Walking to his spot, he can feel the death in his bones, in the lining of his lungs. He should talk about that tonight. He doesn’t want to.
But this secret, perhaps the deepest, the heaviest, he felt with every step, every breath now.
He sinks into the chair. For a second, he feels no pain, as if the cushions have drawn it all out of him. Then it kicks in again. Hard. He wipes his face, feels the cold sweat on his hand, closes his eyes.

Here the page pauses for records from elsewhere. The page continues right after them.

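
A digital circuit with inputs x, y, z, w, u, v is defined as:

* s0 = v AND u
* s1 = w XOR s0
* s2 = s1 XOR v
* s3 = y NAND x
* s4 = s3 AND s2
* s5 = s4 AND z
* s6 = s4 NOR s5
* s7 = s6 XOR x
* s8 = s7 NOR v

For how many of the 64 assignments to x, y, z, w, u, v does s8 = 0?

44

s8 = s7 NOR v must be 0, so at least one of s7, v is 1.
Enumerating the 64 input combinations, 44 give s8 = 0 and 20 give s8 = 1.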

When he opens them, the men are all there, in their spots. They look at each other, meet eyes, nod ever so slightly in the way men nod when they respect each other.
Before he even says the first word, a great sob erupts from his chest. Everything breaks free – the pain, the sadness, the fear, the joy.
The four men are by him now, touching him. Hands on his chest, on his shoulders, one on the crown of his bald head, telling him they love him.
These are the men who will bury him. They will rise from this circle and take the gold handles of his casket, pick him up, carry him, lay him in the earth.
And as the tears slide down his face and he feels the warm hands of his men on his body, he realizes he has never felt lighter, more alive, more loved in his whole life.